The apparatus encompasses a transparent plastic file which is not too thick and not too thin, candle (needed to separate the file into compartments as seen in Figure 1), newspaper or magazine, water, and paper glass or a cup. Carefully as shown in Figure 1 seal the plastic file with the candle flame to separate it into compartments like a U tube. Carefully seal both sides of the plastic file inside of the newspaper or magazine so that when you are asked by students to show what it is inside of the newspaper, you can show them there is nothing inside the newspaper to strengthen your claim. Now the set-up is ready to present as a lecture demonstration. Carefully pour the water into the open part of the newspaper by using a glass or a cup. The water will rise higher. Then invert the newspaper so that the water will begin to flow through the closed part of the plastic file. Invert again the newspaper in its original position so that the water will flow back to its original situation in a short time. Then you can pour back the water to the glass or the cup.

Figure 1: Transparent plastic file sealed to the newspaper/magazine

Teaching Approach

It is enlightening to explore the physics behind this demonstration. When the water is poured into newspaper! -actually into the plastic file, the water will rise higher in this U tube shaped file. The water will rise because of the surface tension and capillary action. The cohesive forces between water molecules create surface tension. Surface tension and adhesion create capillary action that adhesion of water to the walls of the file causes an upward force on the water at the edges of the file and result in a curved surface of a liquid which turns upward (Figure 2 a and b). The surface tension acts to hold the surface intact, so instead of just the edges moving upward, the whole water surface is dragged upward. Water molecules experience strong intermolecular attractive forces. When those forces are between like molecules, they are referred to as cohesive forces. When the attractive forces are between unlike molecules, they are called as adhesive forces.
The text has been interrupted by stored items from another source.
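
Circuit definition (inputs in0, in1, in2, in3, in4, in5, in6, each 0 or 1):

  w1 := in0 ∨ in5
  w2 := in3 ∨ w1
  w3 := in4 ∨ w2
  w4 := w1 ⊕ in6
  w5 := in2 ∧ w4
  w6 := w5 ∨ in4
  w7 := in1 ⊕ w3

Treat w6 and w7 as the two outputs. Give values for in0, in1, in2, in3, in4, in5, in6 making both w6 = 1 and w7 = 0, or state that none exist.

Check with in0=0, in1=1, in2=1, in3=1, in4=1, in5=0, in6=1:
w1 = in0 ∨ in5 = 0 ∨ 0 = 0
w2 = in3 ∨ w1 = 1 ∨ 0 = 1
w3 = in4 ∨ w2 = 1 ∨ 1 = 1
w4 = w1 ⊕ in6 = 0 ⊕ 1 = 1
w5 = in2 ∧ w4 = 1 ∧ 1 = 1
w6 = w5 ∨ in4 = 1 ∨ 1 = 1
w7 = in1 ⊕ w3 = 1 ⊕ 1 = 0
So w6 = 1 and w7 = 0.

in0=0, in1=1, in2=1, in3=1, in4=1, in5=0, in6=1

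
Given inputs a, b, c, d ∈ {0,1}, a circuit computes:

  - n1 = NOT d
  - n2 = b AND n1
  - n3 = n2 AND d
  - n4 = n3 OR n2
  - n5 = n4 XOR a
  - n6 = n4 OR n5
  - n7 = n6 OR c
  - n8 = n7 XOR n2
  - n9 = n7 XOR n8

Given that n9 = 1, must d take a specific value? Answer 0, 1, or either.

0

n9 = n7 XOR n8 must be 1, so n7 and n8 differ.
Every assignment with n9 = 1 has d = 0; there are 4 such assignment(s).
  a=0, b=1, c=0, d=0
  a=0, b=1, c=1, d=0
  a=1, b=1, c=0, d=0
  a=1, b=1, c=1, d=0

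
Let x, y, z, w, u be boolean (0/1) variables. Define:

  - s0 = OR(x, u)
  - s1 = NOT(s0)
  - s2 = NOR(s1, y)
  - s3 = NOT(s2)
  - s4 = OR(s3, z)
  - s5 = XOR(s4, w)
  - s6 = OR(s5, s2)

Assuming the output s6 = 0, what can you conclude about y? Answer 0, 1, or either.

Both values of y occur among assignments with s6 = 0:
  y=0: x=0, y=0, z=0, w=1, u=0
  y=1: x=0, y=1, z=0, w=1, u=0

either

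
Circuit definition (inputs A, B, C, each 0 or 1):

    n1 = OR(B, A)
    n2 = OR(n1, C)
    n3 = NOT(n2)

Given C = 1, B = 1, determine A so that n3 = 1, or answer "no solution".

With C = 1, B = 1 fixed, none of the 2 settings of A give n3 = 1.
For example, with A=1:
n1 = OR(B, A) = OR(1, 1) = 1
n2 = OR(n1, C) = OR(1, 1) = 1
n3 = NOT(n2) = NOT 1 = 0
giving n3 = 0 ≠ 1.

no solution exists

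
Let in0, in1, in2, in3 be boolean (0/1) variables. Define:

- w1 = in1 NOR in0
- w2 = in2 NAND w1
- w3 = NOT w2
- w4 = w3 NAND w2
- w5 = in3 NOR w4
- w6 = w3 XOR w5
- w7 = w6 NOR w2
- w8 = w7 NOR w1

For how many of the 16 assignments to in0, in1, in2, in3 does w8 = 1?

12

w8 = w7 NOR w1 must be 1, so both w7 = 0 and w1 = 0.
Enumerating the 16 input combinations, 12 give w8 = 1 and 4 give w8 = 0.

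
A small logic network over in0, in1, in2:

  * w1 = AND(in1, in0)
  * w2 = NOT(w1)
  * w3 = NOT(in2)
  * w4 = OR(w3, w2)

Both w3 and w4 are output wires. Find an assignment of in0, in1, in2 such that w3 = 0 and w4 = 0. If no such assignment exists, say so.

in0=1, in1=1, in2=1

Check with in0=1, in1=1, in2=1:
w1 = AND(in1, in0) = AND(1, 1) = 1
w2 = NOT(w1) = NOT 1 = 0
w3 = NOT(in2) = NOT 1 = 0
w4 = OR(w3, w2) = OR(0, 0) = 0
So w3 = 0 and w4 = 0.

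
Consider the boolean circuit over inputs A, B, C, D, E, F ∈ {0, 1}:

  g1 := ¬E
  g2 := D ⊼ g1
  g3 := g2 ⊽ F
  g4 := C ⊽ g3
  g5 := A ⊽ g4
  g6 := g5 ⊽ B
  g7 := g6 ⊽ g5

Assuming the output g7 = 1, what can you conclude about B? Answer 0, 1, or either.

1

g7 = g6 ⊽ g5 must be 1, so both g6 = 0 and g5 = 0.
Every assignment with g7 = 1 has B = 1; there are 23 such assignment(s).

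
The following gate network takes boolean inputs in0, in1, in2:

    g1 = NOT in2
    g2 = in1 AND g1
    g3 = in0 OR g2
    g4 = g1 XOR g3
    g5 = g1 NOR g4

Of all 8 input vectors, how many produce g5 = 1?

g5 = g1 NOR g4 must be 1, so both g1 = 0 and g4 = 0.
Satisfying assignments:
  in0=0, in1=0, in2=1
  in0=0, in1=1, in2=1

2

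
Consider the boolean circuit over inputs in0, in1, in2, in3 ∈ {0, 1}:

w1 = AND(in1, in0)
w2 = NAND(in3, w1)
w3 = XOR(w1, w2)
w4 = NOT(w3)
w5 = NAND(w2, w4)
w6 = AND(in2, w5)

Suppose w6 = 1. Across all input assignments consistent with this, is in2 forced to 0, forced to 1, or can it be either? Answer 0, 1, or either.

1

w6 = AND(in2, w5) must be 1, so both in2 = 1 and w5 = 1.
w5 = NAND(w2, w4) must be 1, so at least one of w2, w4 is 0.
Every assignment with w6 = 1 has in2 = 1; there are 7 such assignment(s).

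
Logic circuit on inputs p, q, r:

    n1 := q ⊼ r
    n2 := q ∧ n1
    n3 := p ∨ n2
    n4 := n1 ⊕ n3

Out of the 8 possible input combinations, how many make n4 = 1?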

The water molecules at the surface do not have other like molecules on all sides of them and consequently they cohere more strongly to those directly associated with them on the surface. The adhesive forces between water molecules and the walls of the plastic file are stronger than the cohesive forces lead to an upward turning meniscus at the walls of the plastic file and contribute to capillary action.

Figure 2 (a) and (b): Surface tension and capillary action

F_upward = T*2πr

T: surface tension
ρ: density of liquid (in this case, water)

T*2πr= ρg(hπr²)
h = 2T/(ρrg)

h: the height of the liquid can be lifted by capillary action

Figure 3 (a) and (b): Calculation of capillary action

Figure 3 (a) and (b) shows calculation of capillary action which is the height to which capillary action will take water in a circular tube. Acting around the circumference, the upward force is F_upward = T*2πr. We can find h as shown in Figure 3 (b) as follows:

F_upward = F_g⇒ T*2πr = mg

m = ρv ⇒ m = ρ(hπr²)

T*2πr = ρ(hπr²) g ⇒ h = 2T/(ρrg)

g: gravity

v: volume of tube (cylinder)